The growl in Fitz’s throat is building and building. There’s another creak overhead and then Fitz lets rip.
The creaking stops.
But then there comes the sound of footsteps, sure and steady, coming down the wooden staircase that leads to the attic bedrooms. She stops breathing. The dog starts barking again and struggling to get out of her arms. She pushes the door shut and throws her body against it.
Stella is awake now and stares at the door with wide eyes. ‘What’s going on, Mama?’
‘Nothing, darling,’ she whispers across the room. ‘Nothing. Fitz is just being silly.’
The door on to the first-floor landing creaks, then bangs shut.

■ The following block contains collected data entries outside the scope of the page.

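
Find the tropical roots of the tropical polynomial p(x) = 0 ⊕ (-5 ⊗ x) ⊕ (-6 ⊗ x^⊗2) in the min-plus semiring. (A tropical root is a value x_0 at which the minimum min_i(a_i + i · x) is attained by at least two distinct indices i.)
Roots: {1, 5}

Each tropical root is a break point of the lower envelope of the lines y = a_i + i · x (there are 3 lines, with slopes 0, 1, ..., 2). Only the lines that attain the minimum somewhere contribute to roots; other lines are dominated. Here the surviving (envelope) indices are i = 2, i = 1, i = 0.
Intersections between consecutive envelope lines give the roots: for adjacent envelope indices i < j the intersection is x = (a_i − a_j) / (j − i). Reading off the sorted break points: {1, 5}.
Verification: at each break x_0, at least two indices attain the minimum of min_i(a_i + i · x_0).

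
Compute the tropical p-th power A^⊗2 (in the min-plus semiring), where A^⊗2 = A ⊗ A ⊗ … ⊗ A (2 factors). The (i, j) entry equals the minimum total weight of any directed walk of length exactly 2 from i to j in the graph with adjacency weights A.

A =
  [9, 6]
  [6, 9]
A^⊗2 =
  [12, 15]
  [15, 12]

Each entry (A^⊗2)_ij equals the minimum over all length-2 walks i = v_0 → v_1 → … → v_2 = j of Σ_t A[v_t][v_{t+1}]. For example, for (i, j) = (0, 1) we minimise over 2 possible intermediate vertex sequences; the minimum is 15, attained along the walk 0 → 0 → 1.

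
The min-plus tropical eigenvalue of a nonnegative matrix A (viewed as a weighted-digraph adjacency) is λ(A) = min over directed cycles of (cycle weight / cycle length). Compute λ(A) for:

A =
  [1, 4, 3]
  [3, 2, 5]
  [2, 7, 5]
λ(A) = 1

Enumerate directed cycles and compute their means (weight / length). Sample:
  cycle 0 → 0: weight = 1, length = 1, mean = 1/1 ≈ 1.000
  cycle 1 → 1: weight = 2, length = 1, mean = 2/1 ≈ 2.000
  cycle 2 → 2: weight = 5, length = 1, mean = 5/1 ≈ 5.000
  cycle 0 → 1 → 0: weight = 7, length = 2, mean = 7/2 ≈ 3.500
  cycle 0 → 2 → 0: weight = 5, length = 2, mean = 5/2 ≈ 2.500
  cycle 1 → 0 → 1: weight = 7, length = 2, mean = 7/2 ≈ 3.500
Minimum mean = 1.000, attained e.g. along the cycle 0 → 0 with weight 1 and length 1. So λ(A) = 1/1 = 1.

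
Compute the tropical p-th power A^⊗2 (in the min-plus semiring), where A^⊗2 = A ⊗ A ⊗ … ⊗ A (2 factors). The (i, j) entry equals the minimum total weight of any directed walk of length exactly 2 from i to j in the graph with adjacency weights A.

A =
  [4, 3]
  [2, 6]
A^⊗2 =
  [5, 7]
  [6, 5]

Each entry (A^⊗2)_ij equals the minimum over all length-2 walks i = v_0 → v_1 → … → v_2 = j of Σ_t A[v_t][v_{t+1}]. For example, for (i, j) = (0, 1) we minimise over 2 possible intermediate vertex sequences; the minimum is 7, attained along the walk 0 → 0 → 1.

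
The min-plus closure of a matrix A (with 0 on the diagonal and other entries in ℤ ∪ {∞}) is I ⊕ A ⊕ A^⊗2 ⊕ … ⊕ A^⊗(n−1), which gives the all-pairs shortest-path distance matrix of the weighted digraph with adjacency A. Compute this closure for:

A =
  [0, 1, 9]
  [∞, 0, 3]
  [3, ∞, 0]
Closure =
  [0, 1, 4]
  [6, 0, 3]
  [3, 4, 0]

This is the Floyd-Warshall all-pairs shortest-path computation. For each intermediate vertex k = 0, 1, …, 2, update dist[i][j] ← min(dist[i][j], dist[i][k] + dist[k][j]). The final matrix gives, for each (i, j), the minimum total weight of any directed path from i to j (possibly empty when i = j).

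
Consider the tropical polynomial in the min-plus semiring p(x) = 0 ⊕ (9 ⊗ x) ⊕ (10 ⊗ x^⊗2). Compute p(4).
p(4) = 0

A tropical monomial a ⊗ x^⊗i evaluates to a + i · x. Evaluating each term at x = 4:
  Term 0 contributes 0 + 0 · 4 = 0
  Term 1 contributes 9 + 1 · 4 = 13
  Term 2 contributes 10 + 2 · 4 = 18
p(4) = ⊕ of these = min[0, 13, 18] = 0.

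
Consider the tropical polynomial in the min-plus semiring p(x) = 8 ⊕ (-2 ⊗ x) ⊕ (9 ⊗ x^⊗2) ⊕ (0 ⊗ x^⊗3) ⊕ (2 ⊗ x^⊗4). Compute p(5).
p(5) = 3

A tropical monomial a ⊗ x^⊗i evaluates to a + i · x. Evaluating each term at x = 5:
  Term 0 contributes 8 + 0 · 5 = 8
  Term 1 contributes -2 + 1 · 5 = 3
  Term 2 contributes 9 + 2 · 5 = 19
  Term 3 contributes 0 + 3 · 5 = 15
  Term 4 contributes 2 + 4 · 5 = 22
p(5) = ⊕ of these = min[8, 3, 19, 15, 22] = 3.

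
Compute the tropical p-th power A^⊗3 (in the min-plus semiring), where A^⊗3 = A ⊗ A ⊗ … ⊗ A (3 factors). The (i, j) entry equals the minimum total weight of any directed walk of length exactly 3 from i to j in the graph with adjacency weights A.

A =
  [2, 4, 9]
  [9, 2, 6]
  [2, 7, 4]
A^⊗3 =
  [6, 8, 12]
  [10, 6, 10]
  [6, 8, 12]

Each entry (A^⊗3)_ij equals the minimum over all length-3 walks i = v_0 → v_1 → … → v_3 = j of Σ_t A[v_t][v_{t+1}]. For example, for (i, j) = (0, 2) we minimise over 9 possible intermediate vertex sequences; the minimum is 12, attained along the walk 0 → 0 → 1 → 2.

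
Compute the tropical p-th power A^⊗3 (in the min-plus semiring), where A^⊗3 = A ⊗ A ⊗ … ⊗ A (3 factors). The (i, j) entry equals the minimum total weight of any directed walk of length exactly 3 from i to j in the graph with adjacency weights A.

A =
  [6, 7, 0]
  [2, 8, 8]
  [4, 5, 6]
A^⊗3 =
  [7, 11, 4]
  [6, 7, 8]
  [8, 9, 7]

Each entry (A^⊗3)_ij equals the minimum over all length-3 walks i = v_0 → v_1 → … → v_3 = j of Σ_t A[v_t][v_{t+1}]. For example, for (i, j) = (0, 2) we minimise over 9 possible intermediate vertex sequences; the minimum is 4, attained along the walk 0 → 2 → 0 → 2.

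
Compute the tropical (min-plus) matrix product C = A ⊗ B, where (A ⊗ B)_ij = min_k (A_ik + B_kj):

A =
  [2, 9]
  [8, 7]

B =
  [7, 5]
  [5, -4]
A ⊗ B =
  [9, 5]
  [12, 3]

Apply the min-plus product entry-by-entry:
  C[0][0] = min over k of (A[0][0] + B[0][0] = 2 + 7 = 9, A[0][1] + B[1][0] = 9 + 5 = 14) = 9 (attained at k = 0)
  C[0][1] = min over k of (A[0][0] + B[0][1] = 2 + 5 = 7, A[0][1] + B[1][1] = 9 + -4 = 5) = 5 (attained at k = 1)
  C[1][0] = min over k of (A[1][0] + B[0][0] = 8 + 7 = 15, A[1][1] + B[1][0] = 7 + 5 = 12) = 12 (attained at k = 1)
  C[1][1] = min over k of (A[1][0] + B[0][1] = 8 + 5 = 13, A[1][1] + B[1][1] = 7 + -4 = 3) = 3 (attained at k = 1)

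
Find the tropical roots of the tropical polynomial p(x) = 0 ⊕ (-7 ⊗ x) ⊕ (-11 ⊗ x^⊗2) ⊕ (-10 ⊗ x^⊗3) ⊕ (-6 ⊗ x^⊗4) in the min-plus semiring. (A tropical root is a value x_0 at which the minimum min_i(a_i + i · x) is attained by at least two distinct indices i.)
Roots: {-4, -1, 4, 7}

Each tropical root is a break point of the lower envelope of the lines y = a_i + i · x (there are 5 lines, with slopes 0, 1, ..., 4). Only the lines that attain the minimum somewhere contribute to roots; other lines are dominated. Here the surviving (envelope) indices are i = 4, i = 3, i = 2, i = 1, i = 0.
Intersections between consecutive envelope lines give the roots: for adjacent envelope indices i < j the intersection is x = (a_i − a_j) / (j − i). Reading off the sorted break points: {-4, -1, 4, 7}.
Verification: at each break x_0, at least two indices attain the minimum of min_i(a_i + i · x_0).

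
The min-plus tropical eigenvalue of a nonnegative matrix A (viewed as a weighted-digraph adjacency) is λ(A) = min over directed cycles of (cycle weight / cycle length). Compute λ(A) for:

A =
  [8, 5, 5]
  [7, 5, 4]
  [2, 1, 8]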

Adrenaline courses through her.
‘Is it the baby?’ Marco asks in an urgent whisper, his eyes wide with terror.
‘I don’t know,’ she replies. ‘I don’t know who it is.’
Footsteps come up the landing and then there is someone breathing on the other side of the door. The dog goes quiet, his ears pinned back, his lips open over his teeth. Lucy moves away from the door and pulls it open a crack. Then the dog leaps out of her arms and forces his way through the crack of the door and there’s a man standing outside their room and the dog barks and snaps around his ankles and the man looks down at the dog with a small smile, offers him his hand to sniff. Fitz quiets and sniffs his hand and then lets him stroke the top of his head.
‘Hello, Lucy,’ says the man. ‘Nice dog.’
III
49
Libby lies stretched out on the hotel bed with its familiar strip of aubergine-coloured fabric draped across the foot. A Premier Inn hotel room is a happy place for Libby; she associates them with hen nights and city breaks and weddings in distant cities. A bed in a Premier Inn is familiar and comforting. She could stay here all day. But she has to meet Miller in the lobby at 9 a.m. She glances now at the time on her phone. Eight forty-eight. She pulls herself off the bed and has a very quick shower.
It had been a long journey from London the night before and she’d learned a lot about Miller in the five hours they’d spent together.
He’d been in a car accident when he was twenty-two and spent a year in a wheelchair and being rehabilitated. He’d been very thin and sporty when he was younger but never regained his former lithe physique. He has two older sisters and a gay dad and was brought up in Leamington Spa. He studied politics at university where he met his ex-wife, whose name was Matilda, or Mati for short. He showed Libby a photo of her on his phone. She was extraordinarily pretty with dark red hair and full lips and a blocky, hipster haircut that would look dreadful on 99 per cent of other people.
‘Why did you split up?’ she’d said. Then added, ‘If you don’t mind me asking?’
‘Oh, my fault,’ he’d said, putting a hand to his heart. ‘My fault entirely. I prioritised everything over her. My friends, my hobbies. But mainly my job. And mainly’ – he pauses to smile wryly – ‘the Guardian article.’ He’d shrugged. ‘Lesson learned though. I will never put my work before my personal life again.
‘And what about you?’ he’d asked. ‘Is there a Mr Libby somewhere in the picture?’